Structure-Based Prediction of Modifications in Glutarylamidase to Allow Single-Step Enzymatic Production of 7-Aminocephalosporanic Acid from Cephalosporin C.Fritz-Wolf, K., Koller, K., Lange, G., Liesum, A., Sauber, K., Schreuder, H., Aretz, W., Kabsch, W.
(2002) Protein Sci 11: 92
- PubMed: 11742126
- DOI: https://doi.org/10.1110/ps.27502
- Primary Citation of Related Structures:
- PubMed Abstract:
Glutarylamidase is an important enzyme employed in the commercial production of 7-aminocephalosporanic acid, a starting compound in the synthesis of cephalosporin antibiotics. 7-aminocephalosporanic acid is obtained from cephalosporin C, a natural antibiotic, either chemically or by a two-step enzymatic process utilizing the enzymes D-amino acid oxidase and glutarylamidase.
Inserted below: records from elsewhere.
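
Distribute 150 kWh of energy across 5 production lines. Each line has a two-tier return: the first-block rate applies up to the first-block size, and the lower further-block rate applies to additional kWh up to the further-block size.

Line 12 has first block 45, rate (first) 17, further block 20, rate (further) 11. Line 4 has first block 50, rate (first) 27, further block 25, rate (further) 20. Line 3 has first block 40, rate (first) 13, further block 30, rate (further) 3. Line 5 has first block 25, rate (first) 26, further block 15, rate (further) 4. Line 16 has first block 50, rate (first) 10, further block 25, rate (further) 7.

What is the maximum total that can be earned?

Rank every tier by rate: Line 4/first 27 > Line 5/first 26 > Line 4/second 20 > Line 12/first 17 > Line 3/first 13 > Line 12/second 11 > Line 16/first 10 > Line 16/second 7 > Line 5/second 4 > Line 3/second 3.
Fill Line 4 first block (50 at 27) — 100 left.
Fill Line 5 first block (25 at 26) — 75 left.
Line 4/second (20): +25 — 50 left.
Fill Line 12 first block (45 at 17) — 5 left.
Line 3 first at 13: only 5 left, fill 5.
Total = 27×50 + 26×25 + 20×25 + 17×45 + 13×5 = 3330.

3330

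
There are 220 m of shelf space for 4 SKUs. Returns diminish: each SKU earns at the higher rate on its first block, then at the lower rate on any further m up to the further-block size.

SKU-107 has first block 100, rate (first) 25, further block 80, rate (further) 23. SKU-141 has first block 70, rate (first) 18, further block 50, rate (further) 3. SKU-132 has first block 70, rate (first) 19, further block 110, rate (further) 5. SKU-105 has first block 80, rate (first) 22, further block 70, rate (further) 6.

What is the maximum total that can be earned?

5220

Order all 8 blocks by rate: SKU-107/T1 25 > SKU-107/T2 23 > SKU-105/T1 22 > SKU-132/T1 19 > SKU-141/T1 18 > SKU-105/T2 6 > SKU-132/T2 5 > SKU-141/T2 3.
SKU-107/T1 (25): +100 ; 120 left.
Fill SKU-107 T2 block (80 at 23) ; 40 left.
SKU-105/T1: +40 of 80 at 22; pool empty.
Total = 25×100 + 23×80 + 22×40 = 5220.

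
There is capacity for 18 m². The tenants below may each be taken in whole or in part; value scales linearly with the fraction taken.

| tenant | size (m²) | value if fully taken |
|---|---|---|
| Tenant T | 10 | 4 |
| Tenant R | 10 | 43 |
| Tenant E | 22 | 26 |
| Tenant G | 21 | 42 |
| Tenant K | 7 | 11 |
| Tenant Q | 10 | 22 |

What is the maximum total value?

Rank by value-to-size ratio: Tenant R 43/10≈4.3, Tenant Q 22/10≈2.2, Tenant G 42/21≈2, Tenant K 11/7≈1.57, Tenant E 26/22≈1.18, Tenant T 4/10≈0.4.
Tenant R: take in full, 10 m² for value 43 → 8 left.
Only 8 m² remain; take 8/10 of Tenant Q for value 22×8/10 = 17.6.
Total value = 60.6.

60.6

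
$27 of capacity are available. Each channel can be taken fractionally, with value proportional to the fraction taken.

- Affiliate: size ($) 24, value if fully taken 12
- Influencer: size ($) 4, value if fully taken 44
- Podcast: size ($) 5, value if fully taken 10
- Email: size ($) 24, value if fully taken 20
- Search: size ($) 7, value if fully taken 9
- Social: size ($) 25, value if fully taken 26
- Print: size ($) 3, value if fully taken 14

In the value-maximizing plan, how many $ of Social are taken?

8

Sort by value density: Influencer 44/4≈11, Print 14/3≈4.67, Podcast 10/5≈2, Search 9/7≈1.29, Social 26/25≈1.04, Email 20/24≈0.833, Affiliate 12/24≈0.5.
Take all of Influencer (4 $, value 44) ; 23 $ left.
Print: take in full, 3 $ for value 14 ; 20 left.
Podcast: take in full, 5 $ for value 10 ; 15 left.
All 7 $ of Search fit (value 9) ; 8 remain.
Fill the last 8 $ with part of Social: 8/25 of it earns 8.32.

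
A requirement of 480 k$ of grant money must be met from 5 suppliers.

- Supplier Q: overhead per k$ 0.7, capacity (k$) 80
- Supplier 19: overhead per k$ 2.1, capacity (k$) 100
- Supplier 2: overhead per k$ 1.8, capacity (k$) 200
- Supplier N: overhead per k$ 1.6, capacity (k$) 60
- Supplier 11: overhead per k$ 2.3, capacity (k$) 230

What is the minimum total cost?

814

Use suppliers in increasing cost order.
Take 80 from Supplier Q at 0.7 — need 400 more.
Supplier N at 1.6: take all 60 k$ — 340 still needed.
Supplier 2 (1.8): use full 200 — 140 k$ to go.
Supplier 19 at 2.1: take all 100 k$ — 40 still needed.
Supplier 11 at 2.3: take 40 of its 230 — requirement met.
Cost = 80×0.7 + 60×1.6 + 200×1.8 + 100×2.1 + 40×2.3 = 814.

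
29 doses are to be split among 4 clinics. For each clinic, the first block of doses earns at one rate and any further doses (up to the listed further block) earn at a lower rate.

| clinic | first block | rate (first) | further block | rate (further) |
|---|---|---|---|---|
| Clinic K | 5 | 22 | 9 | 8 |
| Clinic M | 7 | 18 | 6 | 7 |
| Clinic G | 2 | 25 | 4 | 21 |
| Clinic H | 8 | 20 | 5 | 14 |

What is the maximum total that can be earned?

Order all 8 blocks by rate: Clinic G/T1 25 > Clinic K/T1 22 > Clinic G/T2 21 > Clinic H/T1 20 > Clinic M/T1 18 > Clinic H/T2 14 > Clinic K/T2 8 > Clinic M/T2 7.
Fill Clinic G T1 block (2 at 25) — 27 left.
Clinic K/T1 (22): +5 — 22 left.
Clinic G/T2 (21): +4 — 18 left.
Clinic H/T1 (20): +8 — 10 left.
Clinic M/T1 (18): +7 — 3 left.
3 remain; put them into Clinic H T2 at 14.
Total = 25×2 + 22×5 + 21×4 + 20×8 + 18×7 + 14×3 = 572.

572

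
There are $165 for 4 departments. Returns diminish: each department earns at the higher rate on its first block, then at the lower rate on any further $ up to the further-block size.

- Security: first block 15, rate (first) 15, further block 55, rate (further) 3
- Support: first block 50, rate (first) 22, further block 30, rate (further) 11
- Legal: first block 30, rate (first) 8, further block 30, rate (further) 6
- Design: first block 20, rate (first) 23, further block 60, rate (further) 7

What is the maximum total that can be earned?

2495

Order all 8 blocks by rate: Design/T1 23 > Support/T1 22 > Security/T1 15 > Support/T2 11 > Legal/T1 8 > Design/T2 7 > Legal/T2 6 > Security/T2 3.
Fill Design T1 block (20 at 23) → 145 left.
Fill Support T1 block (50 at 22) → 95 left.
Security T1 at 15: fill all 15 → 80 left.
Support T2 at 11: fill all 30 → 50 left.
Legal/T1 (8): +30 → 20 left.
Design/T2: +20 of 60 at 7; pool empty.
Total = 23×20 + 22×50 + 15×15 + 11×30 + 8×30 + 7×20 = 2495.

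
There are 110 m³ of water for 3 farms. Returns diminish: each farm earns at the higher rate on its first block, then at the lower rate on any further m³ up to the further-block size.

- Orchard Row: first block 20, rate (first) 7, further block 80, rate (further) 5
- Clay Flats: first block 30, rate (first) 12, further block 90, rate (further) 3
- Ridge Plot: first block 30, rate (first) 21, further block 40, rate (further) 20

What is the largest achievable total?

Treat each block as its own option and order by rate: Ridge Plot/T1 21 > Ridge Plot/T2 20 > Clay Flats/T1 12 > Orchard Row/T1 7 > Orchard Row/T2 5 > Clay Flats/T2 3.
Ridge Plot T1 at 21: fill all 30 ; 80 left.
Ridge Plot T2 at 20: fill all 40 ; 40 left.
Clay Flats T1 at 12: fill all 30 ; 10 left.
10 remain; put them into Orchard Row T1 at 7.
Total = 21×30 + 20×40 + 12×30 + 7×10 = 1860.

1860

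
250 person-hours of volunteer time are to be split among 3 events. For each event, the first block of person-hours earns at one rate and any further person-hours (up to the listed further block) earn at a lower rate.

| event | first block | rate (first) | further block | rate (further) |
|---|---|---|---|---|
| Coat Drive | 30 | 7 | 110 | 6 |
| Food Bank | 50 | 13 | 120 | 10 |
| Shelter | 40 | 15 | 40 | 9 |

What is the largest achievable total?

Treat each block as its own option and order by rate: Shelter/tier1 15 > Food Bank/tier1 13 > Food Bank/tier2 10 > Shelter/tier2 9 > Coat Drive/tier1 7 > Coat Drive/tier2 6.
Shelter tier1 at 15: fill all 40 ; 210 left.
Fill Food Bank tier1 block (50 at 13) ; 160 left.
Food Bank/tier2 (10): +120 ; 40 left.
Shelter tier2 at 9: fill all 40 ; 0 left.
Total = 15×40 + 13×50 + 10×120 + 9×40 = 2810.

2810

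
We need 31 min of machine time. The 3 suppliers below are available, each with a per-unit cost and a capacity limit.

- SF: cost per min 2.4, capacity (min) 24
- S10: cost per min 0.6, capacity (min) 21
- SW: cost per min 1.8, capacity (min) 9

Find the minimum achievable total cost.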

We have investigated possibilities for redesigning glutarylamidase for the production of 7-aminocephalosporanic acid from cephalosporin C in a single enzymatic step. These studies are based on the structures of glutarylamidase, which we have solved with bound phosphate and ethylene glycol to 2.5 A resolution and with bound glycerol to 2.4 A. The phosphate binds near the catalytic serine in a way that mimics the hemiacetal that develops during catalysis, while the glycerol occupies the side-chain binding pocket. Our structures show that the enzyme is not only structurally similar to penicillin G acylase but also employs essentially the same mechanism in which the alpha-amino group of the catalytic serine acts as a base. A subtle difference is the presence of two catalytic dyads, His B23/Glu B455 and His B23/Ser B1, that are not seen in penicillin G acylase. In contrast to classical serine proteases, the central histidine of these dyads interacts indirectly with the O(gamma) through a hydrogen bond relay network involving the alpha-amino group of the serine and a bound water molecule. A plausible model of the enzyme-substrate complex is proposed that leads to the prediction of mutants of glutarylamidase that should enable the enzyme to deacylate cephalosporin C into 7-aminocephalosporanic acid.